In June, small businesses with between one and 19 employees added 54,000 jobs, while those with 20 to 49 employees added 31,000 jobs.

Midsize businesses with between 50 and 4999 employees added 55,000 jobs. Large businesses with 500 to 999 employees added 12,000 jobs, while even larger businesses with 1,000 employees or more added 37,000 jobs, for a total of 49,000 jobs at large businesses.

The professional and business services sector, which includes accounting and tax preparation among other services, added 40,000 jobs last month. The financial activities sector added 13,000 jobs, nearly double the average monthly pace through the first five months of the year.
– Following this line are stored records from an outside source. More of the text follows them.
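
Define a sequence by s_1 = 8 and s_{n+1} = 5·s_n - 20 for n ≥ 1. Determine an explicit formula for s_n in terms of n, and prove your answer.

s_n = 3·5^(n - 1) + 5

Computing the first terms: s_1 = 8, s_2 = 20, s_3 = 80. This suggests s_n = 3·5^(n - 1) + 5.
When n = 1: the formula gives 8 = 8 = s_1.
For the inductive step, assume it holds for an arbitrary m ≥ 1, so s_m = 3·5^(m - 1) + 5.
Then s_{m+1} = 5·s_m - 20 = 5·(3·5^(m - 1) + 5) - 20 = 3·5^m + 5 = 3·5^((m+1) - 1) + 5,
which is the claimed formula at n = m+1.
Hence, by induction on n, the claim holds for every n ≥ 1.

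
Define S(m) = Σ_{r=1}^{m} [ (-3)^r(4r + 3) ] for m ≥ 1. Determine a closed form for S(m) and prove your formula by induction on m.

S(m) = 3(-3)^m(m + 1) - 3

We claim S(m) = 3(-3)^m(m + 1) - 3 for all m ≥ 1.
Base case (m = 1): S(1) = -21, and the closed form gives -21. They agree.
For the inductive step, assume it holds for an arbitrary r ≥ 1, so S(r) = 3(-3)^r(r + 1) - 3.
Then S(r+1) = S(r) + ((-3)^(r + 1)(4r + 7)) = (3(-3)^r(r + 1) - 3) + ((-3)^(r + 1)(4r + 7)).
Simplifying, S(r+1) = -9(-3)^r·r - 18(-3)^r - 3 = 3(-3)^(r+1)((r+1) + 1) - 3,
which is the closed form with m = r+1.
By the principle of mathematical induction, the result holds for all m ≥ 1.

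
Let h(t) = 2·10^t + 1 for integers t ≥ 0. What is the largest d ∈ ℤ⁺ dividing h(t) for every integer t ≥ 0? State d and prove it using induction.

d = 3

Computing the first values: h(0) = 3 and h(1) = 21; gcd(3, 21) = 3, so d ≤ 3.
We prove 3 | 2·10^t + 1 for all t ≥ 0 by induction on t.
Base step (t = 0): h(0) = 3 = 3·(1), so 3 | h(0).
Inductive step: suppose the statement holds for some m ≥ 0, i.e. 3 | h(m). Then
h(m+1) = 2·10^(m+1) + 1 = 10·(2·10^m + 1) - 9 = 10·h(m) - 9. The first term is divisible by 3 by the inductive hypothesis, and -9 is divisible by 3. Hence 3 | h(m+1).
By induction, the statement is established for all t ≥ 0.
Therefore the largest such d is 3.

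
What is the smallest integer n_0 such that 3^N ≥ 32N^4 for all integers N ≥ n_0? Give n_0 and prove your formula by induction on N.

n_0 = 13

At N = 12: 531441 < 663552, so the inequality fails and n_0 ≥ 13. We prove 3^N ≥ 32N^4 for all N ≥ 13.
Base step (N = 13): 3^N = 1594323 and 32N^4 = 913952, so 1594323 ≥ 913952.
For the inductive step, assume it holds for an arbitrary m ≥ 13, so 3^m ≥ 32m^4.
Then 3^(m + 1) = 3·(3^m) ≥ 3·(32m^4).
Also, for m ≥ 13 we have 3·(32m^4) ≥ 32(m+1)^4, since 3 ≥ (1 + 1/m)^4 for all m ≥ 13.
Combining, 3^(m + 1) ≥ 32(m+1)^4.
Hence, by induction on N, the claim holds for every N ≥ 13.
Hence the smallest such n_0 is 13.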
The construction industry also showed signs of improvement, with 21,000 jobs added in June, the largest gain since January. The manufacturing industry added 1,000 jobs after two straight months of decline, while the combined trade, transportation and utilities sector added a total of 43,000 jobs, the strongest increase since the beginning of the year.
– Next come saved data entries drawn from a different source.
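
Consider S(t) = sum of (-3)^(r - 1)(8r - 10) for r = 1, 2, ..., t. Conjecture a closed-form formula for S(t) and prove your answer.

We claim S(t) = 2(-3)^t(-t + 1) - 2 for all t ≥ 1.
Base step (t = 1): S(1) = -2, and the closed form gives -2. They agree.
Inductive step: suppose the statement holds for some r ≥ 1, so S(r) = 2(-3)^r(-r + 1) - 2.
Then S(r+1) = S(r) + ((-3)^r(8r - 2)) = (2(-3)^r(-r + 1) - 2) + ((-3)^r(8r - 2)).
Simplifying, S(r+1) = 6(-3)^r·r - 2 = 2(-3)^(r+1)(-(r+1) + 1) - 2,
which is the closed form with t = r+1.
Hence, by induction on t, the claim holds for every t ≥ 1.

S(t) = 2(-3)^t(-t + 1) - 2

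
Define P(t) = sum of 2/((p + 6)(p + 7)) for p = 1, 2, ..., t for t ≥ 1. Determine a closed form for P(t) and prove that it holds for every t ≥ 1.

We claim P(t) = 2t/(7(t + 7)) for all t ≥ 1.
For the base case t = 1: P(1) = 1/28, and the closed form gives 1/28. They agree.
Suppose the result is true for t = p, so P(p) = 2p/(7(p + 7)).
Then P(p+1) = P(p) + (2/((p + 7)(p + 8))) = (2p/(7(p + 7))) + (2/((p + 7)(p + 8))).
Simplifying, P(p+1) = 2(p + 1)/(7(p + 8)) = 2(p+1)/(7((p+1) + 7)),
which is the closed form with t = p+1.
Hence, by induction on t, the claim holds for every t ≥ 1.

P(t) = 2t/(7(t + 7))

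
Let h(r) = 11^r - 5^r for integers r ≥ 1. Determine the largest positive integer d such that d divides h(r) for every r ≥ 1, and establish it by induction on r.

Computing the first values: h(1) = 6 and h(2) = 96; gcd(6, 96) = 6, so d ≤ 6.
We prove 6 | 11^r - 5^r for all r ≥ 1 by induction on r.
Base step (r = 1): h(1) = 6 = 6·(1), so 6 | h(1).
For the inductive step, assume it holds for an arbitrary p ≥ 1, i.e. 6 | h(p). Then
11^{p+1} − 5^{p+1} = 11·11^p − 5·5^p = 11·(11^p − 5^p) + (6)·5^p. The first term is divisible by 6 by the inductive hypothesis, and the second term (6)·5^p is divisible by 6 since 6 | 6. Hence 6 | h(p+1).
This completes the induction.
Therefore the largest such d is 6.

d = 6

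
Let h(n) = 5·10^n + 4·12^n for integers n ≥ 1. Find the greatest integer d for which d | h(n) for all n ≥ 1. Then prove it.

d = 2

Computing the first values: h(1) = 98 and h(2) = 1076; gcd(98, 1076) = 2, so d ≤ 2.
We prove 2 | 5·10^n + 4·12^n for all n ≥ 1 by induction on n.
Base step (n = 1): h(1) = 98 = 2·(49), so 2 | h(1).
For the inductive step, assume it holds for an arbitrary r ≥ 1, i.e. 2 | h(r). Then
h(r+1) − 12·h(r) = (5·10^(r+1) + 4·12^(r+1)) − 12·(5·10^r + 4·12^r) = (5)·10^r·(10 − 12) = (-10)·10^r. Since 2 | h(r) by the inductive hypothesis, 2 | 12·h(r); and 2 | -10 since -10 = 2·-5. Therefore 2 | h(r+1).
By induction, the statement is established for all n ≥ 1.
Therefore the largest such d is 2.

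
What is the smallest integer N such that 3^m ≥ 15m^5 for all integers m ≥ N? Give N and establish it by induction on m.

N = 15

At m = 14: 4782969 < 8067360, so the inequality fails and N ≥ 15. We prove 3^m ≥ 15m^5 for all m ≥ 15.
Base step (m = 15): 3^m = 14348907 and 15m^5 = 11390625, so 14348907 ≥ 11390625.
Inductive step: suppose the statement holds for some p ≥ 15, so 3^p ≥ 15p^5.
Then 3^(p + 1) = 3·(3^p) ≥ 3·(15p^5).
Also, for p ≥ 15 we have 3·(15p^5) ≥ 15(p+1)^5, since 3 ≥ (1 + 1/p)^5 for all p ≥ 15.
Combining, 3^(p + 1) ≥ 15(p+1)^5.
Hence, by induction on m, the claim holds for every m ≥ 15.
Hence the smallest such N is 15.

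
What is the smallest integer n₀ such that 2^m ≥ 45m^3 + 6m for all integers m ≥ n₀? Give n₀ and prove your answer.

At m = 18: 262144 < 262548, so the inequality fails and n₀ ≥ 19. We prove 2^m ≥ 45m^3 + 6m for all m ≥ 19.
For the base case m = 19: 2^m = 524288 and 45m^3 + 6m = 308769, so 524288 ≥ 308769.
Inductive step: assume the claim holds for m = p, so 2^p ≥ 45p^3 + 6p.
Then 2^(p + 1) = 2·(2^p) ≥ 2·(45p^3 + 6p).
Also, for p ≥ 19 we have 2·(45p^3 + 6p) ≥ 45(p+1)^3 + 6(p+1), since 2·(45p^3 + 6p) − (45(p+1)^3 + 6(p+1)) = 45p^3 - 135p^2 - 129p - 51, which is nonnegative for all p ≥ 19.
Combining, 2^(p + 1) ≥ 45(p+1)^3 + 6(p+1).
Hence, by induction on m, the claim holds for every m ≥ 19.
Hence the smallest such n₀ is 19.

n₀ = 19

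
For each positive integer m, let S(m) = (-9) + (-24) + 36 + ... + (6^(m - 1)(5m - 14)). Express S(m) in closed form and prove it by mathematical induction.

We claim S(m) = 6^m(m - 3) + 3 for all m ≥ 1.
For the base case m = 1: S(1) = -9, and the closed form gives -9. They agree.
Suppose the result is true for m = i, so S(i) = 6^i(i - 3) + 3.
Then S(i+1) = S(i) + (6^i(5i - 9)) = (6^i(i - 3) + 3) + (6^i(5i - 9)).
Simplifying, S(i+1) = 6·6^i·i - 12·6^i + 3 = 6^(i+1)((i+1) - 3) + 3,
which is the closed form with m = i+1.
By induction, the statement is established for all m ≥ 1.

S(m) = 6^m(m - 3) + 3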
“The job market continues to gracefully navigate through the strongly blowing fiscal headwinds,” said Mark Zandi, chief economist of Moody’s Analytics, which compiles the monthly employment reports with ADP. “Health care reform does not appear to be significantly hampering job growth, at least not so far. Job gains are broad based across industries and businesses of all sizes.”
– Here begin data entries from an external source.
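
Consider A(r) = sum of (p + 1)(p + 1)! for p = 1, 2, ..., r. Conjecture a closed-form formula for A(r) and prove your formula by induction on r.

A(r) = (r + 2)! - 2

We claim A(r) = (r + 2)! - 2 for all r ≥ 1.
Base step (r = 1): A(1) = 4, and the closed form gives 4. They agree.
Inductive step: suppose the statement holds for some p ≥ 1, so A(p) = (p + 2)! - 2.
Then A(p+1) = A(p) + ((p + 2)(p + 2)!) = ((p + 2)! - 2) + ((p + 2)(p + 2)!).
Simplifying, A(p+1) = ((p+1) + 2)! - 2,
which is the closed form with r = p+1.
Hence, by induction on r, the claim holds for every r ≥ 1.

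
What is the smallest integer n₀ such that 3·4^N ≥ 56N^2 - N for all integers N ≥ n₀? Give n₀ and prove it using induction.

n₀ = 5

At N = 4: 768 < 892, so the inequality fails and n₀ ≥ 5. We prove 3·4^N ≥ 56N^2 - N for all N ≥ 5.
For the base case N = 5: 3·4^N = 3072 and 56N^2 - N = 1395, so 3072 ≥ 1395.
Inductive step: assume the claim holds for N = k, so 3·4^k ≥ 56k^2 - k.
Then 3·4^(k + 1) = 4·(3·4^k) ≥ 4·(56k^2 - k).
Also, for k ≥ 5 we have 4·(56k^2 - k) ≥ 56(k+1)^2 - (k+1), since 4·(56k^2 - k) − (56(k+1)^2 - (k+1)) = 168k^2 - 115k - 55, which is nonnegative for all k ≥ 5.
Combining, 3·4^(k + 1) ≥ 56(k+1)^2 - (k+1).
By induction, the statement is established for all N ≥ 5.
Hence the smallest such n₀ is 5.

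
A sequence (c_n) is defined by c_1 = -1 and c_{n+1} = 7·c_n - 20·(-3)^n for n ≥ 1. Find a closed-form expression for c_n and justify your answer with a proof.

c_n = 2(-3)^n + 5·7^(n - 1)

Computing the first terms: c_1 = -1, c_2 = 53, c_3 = 191. This suggests c_n = 2(-3)^n + 5·7^(n - 1).
When n = 1: the formula gives -1 = -1 = c_1.
Suppose the result is true for n = r, so c_r = 2(-3)^r + 5·7^(r - 1).
Then c_{r+1} = 7·c_r - 20·(-3)^r = 7·(2(-3)^r + 5·7^(r - 1)) - 20·(-3)^r = 2(-3)^(r + 1) + 5·7^r = 2(-3)^(r+1) + 5·7^((r+1) - 1),
which is the claimed formula at n = r+1.
By induction, the statement is established for all n ≥ 1.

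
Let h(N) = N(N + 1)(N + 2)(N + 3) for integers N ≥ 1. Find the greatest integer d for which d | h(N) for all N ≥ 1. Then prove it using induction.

d = 24

Computing the first values: h(1) = 24 and h(2) = 120; gcd(24, 120) = 24, so d ≤ 24.
We prove 24 | N(N + 1)(N + 2)(N + 3) for all N ≥ 1 by induction on N.
For the base case N = 1: h(1) = 24 = 24·(1), so 24 | h(1).
For the inductive step, assume it holds for an arbitrary k ≥ 1, i.e. 24 | h(k). Then
h(k+1) − h(k) = (k+1)·(k+2)·(k+3)·(k+4) − k·(k+1)·(k+2)·(k+3) = (k+1)·(k+2)·(k+3)·[(k+4) − k] = 4·(k+1)·(k+2)·(k+3). The product of 3 consecutive integers is divisible by (3)! = 6, so h(k+1) − h(k) is divisible by 4·6 = 24. By the inductive hypothesis 24 | h(k), hence 24 | h(k+1).
By the principle of mathematical induction, the result holds for all N ≥ 1.
Therefore the largest such d is 24.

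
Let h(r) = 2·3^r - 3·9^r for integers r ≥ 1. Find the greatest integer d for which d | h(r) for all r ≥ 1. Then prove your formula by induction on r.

d = 3

Computing the first values: h(1) = -21 and h(2) = -225; gcd(-21, -225) = 3, so d ≤ 3.
We prove 3 | 2·3^r - 3·9^r for all r ≥ 1 by induction on r.
Base case (r = 1): h(1) = -21 = 3·(-7), so 3 | h(1).
Inductive step: assume the claim holds for r = m, i.e. 3 | h(m). Then
h(m+1) − 9·h(m) = (2·3^(m+1) - 3·9^(m+1)) − 9·(2·3^m - 3·9^m) = (2)·3^m·(3 − 9) = (-12)·3^m. Since 3 | h(m) by the inductive hypothesis, 3 | 9·h(m); and 3 | -12 since -12 = 3·-4. Therefore 3 | h(m+1).
Hence, by induction on r, the claim holds for every r ≥ 1.
Therefore the largest such d is 3.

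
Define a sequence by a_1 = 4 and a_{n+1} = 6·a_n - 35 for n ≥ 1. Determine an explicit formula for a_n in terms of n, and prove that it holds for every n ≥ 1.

a_n = -3·6^(n - 1) + 7

Computing the first terms: a_1 = 4, a_2 = -11, a_3 = -101. This suggests a_n = -3·6^(n - 1) + 7.
Base case (n = 1): the formula gives 4 = 4 = a_1.
For the inductive step, assume it holds for an arbitrary r ≥ 1, so a_r = -3·6^(r - 1) + 7.
Then a_{r+1} = 6·a_r - 35 = 6·(-3·6^(r - 1) + 7) - 35 = -3·6^r + 7 = -3·6^((r+1) - 1) + 7,
which is the claimed formula at n = r+1.
By induction, the statement is established for all n ≥ 1.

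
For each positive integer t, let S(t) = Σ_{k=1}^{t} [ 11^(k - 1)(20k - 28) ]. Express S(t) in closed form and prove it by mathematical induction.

S(t) = 11^t(2t - 3) + 3

We claim S(t) = 11^t(2t - 3) + 3 for all t ≥ 1.
For the base case t = 1: S(1) = -8, and the closed form gives -8. They agree.
Inductive step: suppose the statement holds for some k ≥ 1, so S(k) = 11^k(2k - 3) + 3.
Then S(k+1) = S(k) + (11^k(20k - 8)) = (11^k(2k - 3) + 3) + (11^k(20k - 8)).
Simplifying, S(k+1) = 22·11^k·k - 11·11^k + 3 = 11^(k+1)(2(k+1) - 3) + 3,
which is the closed form with t = k+1.
By induction, the statement is established for all t ≥ 1.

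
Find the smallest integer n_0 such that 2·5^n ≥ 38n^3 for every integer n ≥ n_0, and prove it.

At n = 4: 1250 < 2432, so the inequality fails and n_0 ≥ 5. We prove 2·5^n ≥ 38n^3 for all n ≥ 5.
Base step (n = 5): 2·5^n = 6250 and 38n^3 = 4750, so 6250 ≥ 4750.
Inductive step: suppose the statement holds for some i ≥ 5, so 2·5^i ≥ 38i^3.
Then 2·5^(i + 1) = 5·(2·5^i) ≥ 5·(38i^3).
Also, for i ≥ 5 we have 5·(38i^3) ≥ 38(i+1)^3, since 5 ≥ (1 + 1/i)^3 for all i ≥ 5.
Combining, 2·5^(i + 1) ≥ 38(i+1)^3.
Hence, by induction on n, the claim holds for every n ≥ 5.
Hence the smallest such n_0 is 5.

n_0 = 5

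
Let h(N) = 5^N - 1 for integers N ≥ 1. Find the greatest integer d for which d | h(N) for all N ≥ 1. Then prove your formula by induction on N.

d = 4

Computing the first values: h(1) = 4 and h(2) = 24; gcd(4, 24) = 4, so d ≤ 4.
We prove 4 | 5^N - 1 for all N ≥ 1 by induction on N.
Base case (N = 1): h(1) = 4 = 4·(1), so 4 | h(1).
Inductive step: assume the claim holds for N = j, i.e. 4 | h(j). Then
5^{j+1} − 1^{j+1} = 5·5^j − 1·1^j = 5·(5^j − 1^j) + (4)·1^j. The first term is divisible by 4 by the inductive hypothesis, and the second term (4)·1^j is divisible by 4 since 4 | 4. Hence 4 | h(j+1).
Hence, by induction on N, the claim holds for every N ≥ 1.
Therefore the largest such d is 4.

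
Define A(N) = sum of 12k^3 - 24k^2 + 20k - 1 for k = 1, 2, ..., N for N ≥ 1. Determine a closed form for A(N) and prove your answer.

A(N) = N(3N^3 - 2N^2 + N + 5)

We claim A(N) = N(3N^3 - 2N^2 + N + 5) for all N ≥ 1.
Base step (N = 1): A(1) = 7, and the closed form gives 7. They agree.
Suppose the result is true for N = k, so A(k) = k(3k^3 - 2k^2 + k + 5).
Then A(k+1) = A(k) + (12k^3 + 12k^2 + 8k + 7) = (k(3k^3 - 2k^2 + k + 5)) + (12k^3 + 12k^2 + 8k + 7).
Simplifying, A(k+1) = (k + 1)(3k^3 + 7k^2 + 6k + 7) = (k+1)(3(k+1)^3 - 2(k+1)^2 + (k+1) + 5),
which is the closed form with N = k+1.
By the principle of mathematical induction, the result holds for all N ≥ 1.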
He believes there are a few factors that offset the fiscal drag caused by the increases and government spending cuts this year. “One factor was the surge in the stock market up until very recently,” he said in a conference call with reporters Wednesday. “Even with the recent correction in the stock market, it’s up quite significantly. I think that’s buoyed spirits and spending by high-income households and also buoyed the sentiment of the business executives and gave them a reason to hang tough in terms of their payrolls and investment through the last few months. I also think the improvement in the housing market, particularly the surge in house prices—they’re up double digits too over the past year—has also been quite significant and important to the recovery and consumer spending. That’s been a big plus. Both the run-up in house and stock prices were more significant than a lot of people, including myself, would have anticipated. I expected them to improve, but not to the degree that they did.”

He also pointed to the impact of oil prices, which are up at the moment, but have been down for most of the year. “Gasoline prices have fallen since peaking, I believe, back in February,” Zandi added. “That’s been a big plus for lower- and middle-income households. A decline in gasoline prices is like a tax cut. It largely offset the ill effects of the tax increase from the expiration of the payroll tax holiday. I think all those things really came together and offset the more significant fallout from the fiscal drag, at least so far.”

However, he added as a caveat that there may be declines in the third quarter, when government furloughs are expected to increase, and the job numbers may be subject to later revision.